March - April 2008
Nature of Wild: Wolf, coyote or dog?
The coyote has been studied intensely for a longtime. Yet, until recently, there were misconceptions about its basic taxonomy and behavior. Modern genetic studies have uncovered new information with management implications for both the coyote and its relative, the wolf.
Studies of DNA indicate the coyotes in the Eastern U.S. are the result of past inter breeding of coyotes and wolves. That has led to substantial genetic and even behavioral differences between coyotes in the Eastern U.S. and their western counterparts.

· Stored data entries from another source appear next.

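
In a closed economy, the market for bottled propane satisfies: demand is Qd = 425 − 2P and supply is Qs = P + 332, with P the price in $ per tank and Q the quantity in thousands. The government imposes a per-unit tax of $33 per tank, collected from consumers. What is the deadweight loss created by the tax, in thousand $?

Before the tax: set 425 − 2P = P + 332 → P* = $31, Q* = 363.
With the tax collected from consumers, demand (in seller-price terms) shifts: Qd = 425 − 2(P + 33).
New equilibrium: consumers pay $42, sellers receive $9, Q = 341. (Wedge: Pb − Ps = 33.)
Quantity falls by |ΔQ| = |363 − 341| = 22.
DWL = ½ · t · |ΔQ| = ½ · 33 · 22 = $363.

Deadweight loss = $363 thousand.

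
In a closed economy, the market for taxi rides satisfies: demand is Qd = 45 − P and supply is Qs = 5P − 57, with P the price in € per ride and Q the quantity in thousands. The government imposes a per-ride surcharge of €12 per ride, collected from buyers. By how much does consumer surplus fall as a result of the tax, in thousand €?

Before the tax: set 45 − P = 5P − 57 → P* = €17, Q* = 28.
With the tax collected from buyers, demand (in seller-price terms) shifts: Qd = 45 − (P + 12).
Solving gives Q = 18 with buyers paying €27 and suppliers receiving €15 (the €12 wedge).
ΔCS is the trapezoid between Q = 18 and Q = 28 of height €10: ½ · (28 + 18) · 10 = €230.

Consumer surplus falls by €230 thousand.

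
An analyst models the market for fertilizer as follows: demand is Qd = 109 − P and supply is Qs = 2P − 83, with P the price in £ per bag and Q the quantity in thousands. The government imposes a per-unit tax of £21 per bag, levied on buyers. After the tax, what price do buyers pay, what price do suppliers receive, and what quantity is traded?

Without the tax, 109 − P = 2P − 83 gives 3P = 192, so P* = £64 and Q* = 45.
With the tax collected from buyers, demand (in seller-price terms) shifts: Qd = 109 − (P + 21).
Solving gives Q = 31 with buyers paying £78 and suppliers receiving £57 (the £21 wedge).
The less price-elastic side of the market bears the larger share of a per-unit tax.

Buyers pay £78; suppliers receive £57; quantity = 31.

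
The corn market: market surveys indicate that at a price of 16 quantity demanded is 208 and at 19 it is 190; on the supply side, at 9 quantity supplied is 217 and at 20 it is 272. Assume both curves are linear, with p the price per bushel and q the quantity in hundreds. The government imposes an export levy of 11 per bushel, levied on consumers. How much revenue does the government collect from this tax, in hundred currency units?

Tax revenue = 2222 hundred.

Demand slope: (190 − 208)/(19 − 16) = -6, so qd = 304 − 6p.
Supply slope: (272 − 217)/(20 − 9) = 5, so qs = 5p + 172.
Before the tax: set 304 − 6p = 5p + 172 → p* = 12, q* = 232.
With the tax collected from consumers, demand (in seller-price terms) shifts: qd = 304 − 6(p + 11).
New equilibrium: consumers pay 17, suppliers receive 6, q = 202. (Wedge: pb − ps = 11.)
Revenue = t · Q = 11 · 202 = 2222.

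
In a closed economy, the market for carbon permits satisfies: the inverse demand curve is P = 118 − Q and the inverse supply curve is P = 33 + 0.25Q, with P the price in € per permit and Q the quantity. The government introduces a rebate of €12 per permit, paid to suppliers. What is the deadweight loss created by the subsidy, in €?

Deadweight loss = €57.6.

Rewrite in direct form: Qd = 118 − P and Qs = 4P − 132.
Without the subsidy, 118 − P = 4P − 132 gives 5P = 250, so P* = €50 and Q* = 68.
With a per-unit subsidy paid to suppliers, each receives P + 12 per unit sold, so supply becomes Qs = 4(P + 12) − 132.
New equilibrium: consumers pay €40.4, suppliers receive €52.4, Q = 77.6. (Wedge: Pb − Ps = −12.)
Quantity rises by |ΔQ| = |68 − 77.6| = 9.6.
DWL = ½ · t · |ΔQ| = ½ · 12 · 9.6 = €57.6.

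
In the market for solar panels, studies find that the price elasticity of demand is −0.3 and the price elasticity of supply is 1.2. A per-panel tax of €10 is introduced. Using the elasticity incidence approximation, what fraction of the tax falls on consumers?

Consumers' share ≈ 0.8.

Incidence ratio: consumers' share ≈ εs / (εs + |εd|) = 1.2 / (1.2 + 0.3) = 0.8.
Supply is the more elastic side, so consumers bear the larger share.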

Some debate persists, but it is pretty clear that the Eastern coyote should either be considered a separate subspecies of coyote, or perhaps a wolf. They are the result of hybridization with the Algonquin, or red, wolf. From New York to Maine, about 20 percent of “coyotes” have measurable red wolf DNA and another five percent have dog DNA. The interbreeding with red wolves came over a long period of time as coyotes migrated eastward and encountered red wolves, which once extended as far south as the Carolinas. This explains why many Eastern coyotes reach 60 pounds and sport the long legs usually associated with wolves. Eastern coyotes also sometimes hunt in packs, a typical wolf behavior that is not exhibited often by western coyotes. The impact of coyotes inbreeding with dogs is of almost no consequence because the so-called “coydogs” rarely survive in the wild.
Examining genetic relationships in the wild canids (dog family) is not just an academic exercise. Millions of dollars have been spent by the federal government trying to reintroduce the red wolf to North Carolina. But about half of the red wolves released into the wild bred with coyotes. Since biologists discovered this, they have attempted to manage the interbreeding by reducing numbers of coyotes and hybrids in the red wolf management area. But the cost-efficiency of the effort is now suspect at best.
Recent genetic studies suggest the Eastern timber wolf was originally a distinct species, not a subspecies of the larger gray wolf of Western North America, or a gray wolf-coyote hybrid. But eventually, it bred with both gray wolves and coyotes over much of its range, and the distinction was forever blurred.
The Eastern wolf is not found in significant numbers in the U.S.; only one was verified (in Maine) in recent years. But they are common in Eastern Canada as close as 50 miles from the Maine border.
Michigan’s wolves, which number at least several hundred in the Upper Peninsula, are gray wolves, which often kill coyotes, but could breed with them where coyote numbers are large and wolves few. Certainly, if wolves continue to enter the Lower Peninsula one at a time or in small, weakly-established packs, wolf-coyote interbreeding might be a possibility.
These recent findings demonstrate that modern genetic studies should be considered indispensable wildlife management tools.